Spin Cycle

Dirty Laundry Live is a show that came up the old-fashioned way: a panel show focusing on celebrity gossip on the ABC’s second network, it was basically a low-key time-filler until it turned out to be surprisingly watchable and so swiftly – well, swiftly by the standards of the ABC – moved up to the big time. The system works!

Unfortunately, last season this move to the big time also involved a move to a longer format, which (in our opinion at least) was less successful. When your show involves people sitting around talking crap, often more doesn’t equal better: there’s such a thing as wearing out your welcome, you know. So with season three, our big question – as we already know Lawrence Mooney, Marty Sheargold and Brooke Satchwell can be both smart and funny – was this: is the show going to tighten up?

After three weeks, we can finally provide an answer: nuh. Despite the many and varied attempts to mix things up, fifty minutes of this show is at least ten minutes too long. Still, considering pretty much every Australian panel show of the last decade has worn out its welcome at the five minute mark of episode one, that’s pretty impressive stuff.

If we knew exactly why this show works when so many others have failed, this blog would be a ghost town and we’d be off raking in mad cash from the commercial networks. But at a guess, it doesn’t hurt that it has a fairly specific remit. Panel shows that are too broad are usually shit because what’s the point? You can talk about general stuff with your mates. You want a topic that’s specific enough that you might learn something yet general enough that you won’t get lost. That’s usually sport or music, only sport has its own programs and music equals Spicks & Specks and the ABC shat the bed there.

Having a decent panel composed of various slightly different funny people would also seem like an obvious starting point but then you turn on your television and Peter Helliar’s still getting work so clearly we need to point it out yet again. Lawrence Mooney is the perfect host for this kind of show – a happy-go-lucky type with no worries about going sleazy yet able to look just a little embarrassed at how sleazy he’s going – Brooke Satchwell is the insider happy to be in on the joke, and Marty Sheargold is a sure-fire laugh getter presumably only hampered in his seemingly inevitable rise to the top by the occasional moment where he seems just a little bit creepy.

But that’s another strength of the show: unlike most panel efforts where it’s a flat out battle to get the funniest lines out there and so the shoutiest person – hello to Kate Langbroek if you’re reading – wins, Dirty Laundry Live has a core trio with different strengths. Marty will take it too far, Brooke will rein it back in, and Lawrence gets to deliver the capper that signals it’s time to move on. It’s pretty much the formula that’s made the various Gruen shows work; why it hasn’t been applied more often remains a mystery.

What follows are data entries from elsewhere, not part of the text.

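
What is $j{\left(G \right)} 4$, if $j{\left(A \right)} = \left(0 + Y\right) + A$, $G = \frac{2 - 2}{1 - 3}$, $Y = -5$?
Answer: $-20$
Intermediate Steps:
$G = 0$ ($G = \frac{0}{-2} = 0 \left(- \frac{1}{2}\right) = 0$)
$j{\left(A \right)} = -5 + A$ ($j{\left(A \right)} = \left(0 - 5\right) + A = -5 + A$)
$j{\left(G \right)} 4 = \left(-5 + 0\right) 4 = \left(-5\right) 4 = -20$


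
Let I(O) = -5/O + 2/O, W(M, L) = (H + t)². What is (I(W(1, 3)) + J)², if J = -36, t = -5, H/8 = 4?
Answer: 76545001/59049 ≈ 1296.3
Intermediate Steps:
H = 32 (H = 8*4 = 32)
W(M, L) = 729 (W(M, L) = (32 - 5)² = 27² = 729)
I(O) = -3/O
(I(W(1, 3)) + J)² = (-3/729 - 36)² = (-3*1/729 - 36)² = (-1/243 - 36)² = (-8749/243)² = 76545001/59049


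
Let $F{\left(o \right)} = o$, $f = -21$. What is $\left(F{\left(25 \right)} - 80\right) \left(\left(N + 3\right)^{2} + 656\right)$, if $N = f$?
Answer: $-53900$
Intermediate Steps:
$N = -21$
$\left(F{\left(25 \right)} - 80\right) \left(\left(N + 3\right)^{2} + 656\right) = \left(25 - 80\right) \left(\left(-21 + 3\right)^{2} + 656\right) = - 55 \left(\left(-18\right)^{2} + 656\right) = - 55 \left(324 + 656\right) = \left(-55\right) 980 = -53900$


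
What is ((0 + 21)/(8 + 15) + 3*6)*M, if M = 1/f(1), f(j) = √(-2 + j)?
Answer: -435*I/23 ≈ -18.913*I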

Hang on, no it isn’t, because it clearly comes off here as something they stumbled across by accident. The main factor in what makes Dirty Laundry Live work seems to be that they were largely left alone to figure out the show on their own. It’s a panel show about celebrity gossip: does anyone seriously think the ABC bigwigs are taking pride in it at dinner parties?

Not every Australian comedy show needs to be a massive break-out success, though fuck knows we could do with at least one a decade. Dirty Laundry Live isn’t that success, but it does deliver what it promises on the side of the box: a show that revels in mindless celebrity gossip while occasionally wondering why we give a shit about mindless celebrity gossip. The quiz show aspect isn’t great but it keeps things moving, the cutaways to other panel members laughing at jokes is annoying but we get that some people need to be told they’ve just heard a joke, and it’s all at least ten minutes too long (the sketches with John Wood scrape by largely because oh look, it’s John Wood).

But hey, we laughed. Which is more than we ever said about Tractor Monkeys.